今週は学会ウイーク。
今日まで熊本で、日本草地学会に参加していました。
熊本は、桜が満開です。
今は、東京に向けて移動中です。
(羽田でアクシデント。滑走路に穴?!なまら遅れました。。。)
さて、草地学会で、ひとつおもしろい発表がありました。
牧草というのは、伸びたら収穫すれば良いというものではありません。
年に2回刈り取りだと悪影響はないのですが、3回刈り取りすると、弱ってしまい、徐々に消えていってしまう牧草品種があります。
草っていうのもデリケートですよね。
一方で、何度刈っても元気を失わない品種もあります。
刈り取り回数を増やすと、単純に収穫量が多くなるだけではなく、収穫した牧草の栄養価も増します。

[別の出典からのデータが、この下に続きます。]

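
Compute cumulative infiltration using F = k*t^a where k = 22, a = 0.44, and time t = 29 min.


F = k * t^a = 22 * 29^0.44
F = 22 * 4.400025

96.8006 mm


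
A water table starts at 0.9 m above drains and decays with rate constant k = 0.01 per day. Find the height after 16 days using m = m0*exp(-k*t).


m = m0 * exp(-k*t)
m = 0.9 * exp(-0.01 * 16)
m = 0.9 * exp(-0.1600)

0.7669 m


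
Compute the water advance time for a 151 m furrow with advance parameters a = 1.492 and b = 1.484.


t = (L/a)^(1/b)
t = (151/1.492)^(1/1.484)
t = 101.206434^(1/1.484)

22.4501 min


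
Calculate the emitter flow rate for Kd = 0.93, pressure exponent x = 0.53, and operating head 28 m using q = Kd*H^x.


q = Kd * H^x = 0.93 * 28^0.53 = 0.93 * 5.847817

5.4385 L/h


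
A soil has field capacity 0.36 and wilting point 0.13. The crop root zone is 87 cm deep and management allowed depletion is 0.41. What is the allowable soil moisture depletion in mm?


SMD = (FC - PWP) * d * MAD * 10
SMD = (0.36 - 0.13) * 87 * 0.41 * 10
SMD = 0.2300 * 87 * 0.41 * 10

82.0410 mm


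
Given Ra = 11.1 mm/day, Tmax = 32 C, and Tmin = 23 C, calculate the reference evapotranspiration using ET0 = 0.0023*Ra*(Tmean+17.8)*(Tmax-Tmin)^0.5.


Tmean = (Tmax + Tmin)/2 = (32 + 23)/2 = 27.5
ET0 = 0.0023 * 11.1 * (27.5 + 17.8) * sqrt(32 - 23)
ET0 = 0.0023 * 11.1 * 45.3 * 3.000000

3.4695 mm/day


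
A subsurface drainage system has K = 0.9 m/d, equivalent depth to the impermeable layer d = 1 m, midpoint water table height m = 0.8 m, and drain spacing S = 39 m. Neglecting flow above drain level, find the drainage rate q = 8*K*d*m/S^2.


q = 8*K*d*m/S^2
q = 8*0.9*1*0.8/39^2
q = 5.7600 / 1521

0.0038 m/d


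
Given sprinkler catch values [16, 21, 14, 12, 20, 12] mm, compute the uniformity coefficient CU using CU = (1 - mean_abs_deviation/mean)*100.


mean = 15.833333 mm
MAD = 3.166667 mm
CU = (1 - 3.166667/15.833333)*100

80.0000 %


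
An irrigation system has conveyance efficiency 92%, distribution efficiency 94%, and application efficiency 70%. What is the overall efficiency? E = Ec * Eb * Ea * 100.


Ec = 0.92, Eb = 0.94, Ea = 0.7
E = 0.92 * 0.94 * 0.7 * 100 = 60.5360%

60.5360 %


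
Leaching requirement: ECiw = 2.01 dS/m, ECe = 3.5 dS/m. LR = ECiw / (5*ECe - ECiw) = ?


LR = ECiw / (5*ECe - ECiw)
LR = 2.01 / (5*3.5 - 2.01)
LR = 2.01 / 15.4900

0.1298


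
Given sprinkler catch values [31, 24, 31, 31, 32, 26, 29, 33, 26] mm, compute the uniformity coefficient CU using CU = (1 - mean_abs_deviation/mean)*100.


mean = 29.222222 mm
MAD = 2.641975 mm
CU = (1 - 2.641975/29.222222)*100

90.9590 %


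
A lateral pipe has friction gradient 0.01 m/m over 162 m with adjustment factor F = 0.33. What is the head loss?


hf = J * L * F = 0.01 * 162 * 0.33 = 0.5346 m

0.5346 m


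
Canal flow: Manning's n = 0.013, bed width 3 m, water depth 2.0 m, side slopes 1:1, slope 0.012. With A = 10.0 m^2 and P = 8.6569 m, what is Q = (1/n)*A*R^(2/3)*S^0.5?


R = A/P = 10.0/8.6569 = 1.155148
Q = (1/0.013) * 10.0 * 1.155148^(2/3) * 0.012^0.5

92.7696 m^3/s


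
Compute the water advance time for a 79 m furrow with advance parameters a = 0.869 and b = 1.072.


t = (L/a)^(1/b)
t = (79/0.869)^(1/1.072)
t = 90.909091^(1/1.072)

67.1520 min


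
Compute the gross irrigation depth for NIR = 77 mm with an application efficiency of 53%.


Ea = 53% = 0.53
GID = NIR / Ea = 77 / 0.53 = 145.2830 mm

145.2830 mm


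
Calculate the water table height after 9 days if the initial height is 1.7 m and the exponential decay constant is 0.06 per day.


m = m0 * exp(-k*t)
m = 1.7 * exp(-0.06 * 9)
m = 1.7 * exp(-0.5400)

0.9907 m


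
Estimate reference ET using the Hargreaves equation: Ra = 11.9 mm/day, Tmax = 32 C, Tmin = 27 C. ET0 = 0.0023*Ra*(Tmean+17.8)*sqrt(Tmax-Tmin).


Tmean = (Tmax + Tmin)/2 = (32 + 27)/2 = 29.5
ET0 = 0.0023 * 11.9 * (29.5 + 17.8) * sqrt(32 - 27)
ET0 = 0.0023 * 11.9 * 47.3 * 2.236068

2.8948 mm/day


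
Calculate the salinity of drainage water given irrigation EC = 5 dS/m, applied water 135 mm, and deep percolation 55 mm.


EC_dw = EC_iw * D_iw / D_dw
EC_dw = 5 * 135 / 55
EC_dw = 675 / 55

12.2727 dS/m


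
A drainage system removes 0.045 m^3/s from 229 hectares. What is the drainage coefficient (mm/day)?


DC = Q * 86400 / (A * 10000) * 1000
DC = 0.045 * 86400 / (229 * 10000) * 1000
DC = 3888000.0000 / 2290000

1.6978 mm/day


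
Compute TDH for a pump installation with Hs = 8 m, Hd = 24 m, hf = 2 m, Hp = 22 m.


TDH = Hs + Hd + hf + Hp = 8 + 24 + 2 + 22 = 56

56 m


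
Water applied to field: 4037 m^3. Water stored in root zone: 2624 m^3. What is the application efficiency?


Ea = V_root / V_field * 100 = 2624 / 4037 * 100 = 64.9988%

64.9988 %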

栄養価アップは、草が若いうちに刈り取りすることと関係しています。
このように、年2回ではなく、3回刈りできると、収量と栄養価がダブルで向上するということになります。
これは魅力的ではないですか?という発表でした。
まさにその通りです。
私のような、飼料設計をする栄養屋は、少しでも栄養価の高いエサを牛に与えたいという、習性を持っています。
そういった意味で、この発表には、共感を得ました。
栄養価の高いエサを毎日牛に与えることができる、と考えただけで、にやにやしてしまいます。
一方で、日々、現場で収穫作業に従事する職員さんの姿を見ているので、そう簡単な問題ではないということも知っています。

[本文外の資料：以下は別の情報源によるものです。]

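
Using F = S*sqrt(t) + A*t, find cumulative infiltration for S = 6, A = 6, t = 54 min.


F = S*sqrt(t) + A*t
F = 6*sqrt(54) + 6*54
F = 6*7.348469 + 324

368.0908 mm


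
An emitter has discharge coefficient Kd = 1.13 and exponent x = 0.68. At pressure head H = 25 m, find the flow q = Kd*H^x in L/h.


q = Kd * H^x = 1.13 * 25^0.68 = 1.13 * 8.924815

10.0850 L/h


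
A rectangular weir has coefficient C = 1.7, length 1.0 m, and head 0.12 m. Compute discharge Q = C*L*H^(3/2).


Q = C * L * H^(3/2) = 1.7 * 1.0 * 0.12^1.5 = 1.7 * 1.0 * 0.041569

0.0707 m^3/s


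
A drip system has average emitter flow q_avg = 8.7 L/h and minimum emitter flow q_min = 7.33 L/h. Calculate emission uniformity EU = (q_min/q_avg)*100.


EU = (q_min/q_avg)*100 = (7.33/8.7)*100 = 84.2529%

84.2529 %


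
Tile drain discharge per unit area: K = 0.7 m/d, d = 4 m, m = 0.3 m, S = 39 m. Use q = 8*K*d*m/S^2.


q = 8*K*d*m/S^2
q = 8*0.7*4*0.3/39^2
q = 6.7200 / 1521

0.0044 m/d


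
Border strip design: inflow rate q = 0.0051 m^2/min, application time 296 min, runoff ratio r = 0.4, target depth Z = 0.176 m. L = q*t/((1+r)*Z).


L = q*t/((1+r)*Z)
L = 0.0051*296/((1+0.4)*0.176)
L = 1.5096/0.2464

6.1266 m


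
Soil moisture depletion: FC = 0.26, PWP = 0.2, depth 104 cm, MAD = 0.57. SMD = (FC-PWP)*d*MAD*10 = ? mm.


SMD = (FC - PWP) * d * MAD * 10
SMD = (0.26 - 0.2) * 104 * 0.57 * 10
SMD = 0.0600 * 104 * 0.57 * 10

35.5680 mm


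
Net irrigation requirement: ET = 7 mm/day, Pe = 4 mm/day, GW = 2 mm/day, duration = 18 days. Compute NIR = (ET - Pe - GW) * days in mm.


Daily deficit = ET - Pe - GW = 7 - 4 - 2 = 1 mm/day
NIR = 1 * 18 = 18 mm

18.0000 mm


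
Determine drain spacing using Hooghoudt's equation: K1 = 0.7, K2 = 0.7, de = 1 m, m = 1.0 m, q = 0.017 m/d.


S^2 = 8*K2*de*m/q + 4*K1*m^2/q
S^2 = 8*0.7*1*1.0/0.017 + 4*0.7*1.0^2/0.017
S = sqrt(494.1176)

22.2288 m


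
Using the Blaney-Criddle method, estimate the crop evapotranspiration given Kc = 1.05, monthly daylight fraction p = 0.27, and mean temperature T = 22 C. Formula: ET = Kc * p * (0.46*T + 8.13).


ET = Kc * p * (0.46*T + 8.13)
ET = 1.05 * 0.27 * (0.46*22 + 8.13)
ET = 1.05 * 0.27 * 18.2500

5.1739 mm/day


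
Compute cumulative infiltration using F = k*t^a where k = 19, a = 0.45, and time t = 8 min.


F = k * t^a = 19 * 8^0.45
F = 19 * 2.549121

48.4333 mm


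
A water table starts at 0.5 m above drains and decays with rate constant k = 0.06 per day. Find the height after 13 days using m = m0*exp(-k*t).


m = m0 * exp(-k*t)
m = 0.5 * exp(-0.06 * 13)
m = 0.5 * exp(-0.7800)

0.2292 m


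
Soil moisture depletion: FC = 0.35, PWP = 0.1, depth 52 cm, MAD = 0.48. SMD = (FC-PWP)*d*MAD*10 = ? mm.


SMD = (FC - PWP) * d * MAD * 10
SMD = (0.35 - 0.1) * 52 * 0.48 * 10
SMD = 0.2500 * 52 * 0.48 * 10

62.4000 mm


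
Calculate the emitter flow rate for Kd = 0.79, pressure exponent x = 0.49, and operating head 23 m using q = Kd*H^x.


q = Kd * H^x = 0.79 * 23^0.49 = 0.79 * 4.647792

3.6718 L/h


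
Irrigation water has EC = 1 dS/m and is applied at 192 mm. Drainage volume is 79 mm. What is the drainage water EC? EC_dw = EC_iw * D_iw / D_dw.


EC_dw = EC_iw * D_iw / D_dw
EC_dw = 1 * 192 / 79
EC_dw = 192 / 79

2.4304 dS/m


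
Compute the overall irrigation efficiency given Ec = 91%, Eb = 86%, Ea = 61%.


Ec = 0.91, Eb = 0.86, Ea = 0.61
E = 0.91 * 0.86 * 0.61 * 100 = 47.7386%

47.7386 %


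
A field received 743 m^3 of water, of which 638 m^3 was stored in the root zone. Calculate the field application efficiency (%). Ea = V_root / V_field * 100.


Ea = V_root / V_field * 100 = 638 / 743 * 100 = 85.8681%

85.8681 %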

牧草の収穫は、農場にとって、多くの人手を必要とする、一大イベントです。
それを年に2回やり、その合間に、肥料や糞尿散布をし、麦桿(麦わら)を収穫し、秋にはトウモロコシを収穫する。
その隙間に、トウモロコシや牧草の種まき、機械整備や、たまった作業をこなします。
この中で、牧草収穫作業をさらに1回増やすことは、相当な労働強化になります。
酪農家も事情は同じです。
牧草の3回刈りを勧めるということは、1年間息つく暇もなく働きなさい、というようなものです。
発表した研究チームもその辺は認識していたようです。
3回刈りによって栄養価が上がるのは確実なので、ケースバイケースでオプションのひとつとして、考えてみてはどうですか?というスタンスでした。
研究で得られた、一見理想的なデータ、しかし、それは一面からの結果かもしれません。
角度を変えて、その結果を眺めてみて、最終的に生産者に使ってもらえない技術であれば、絵に描いた餅に過ぎないことになります。
現場で使ってもらいたい技術を研究をすることの、何が大切かということを、今日は再認識しました。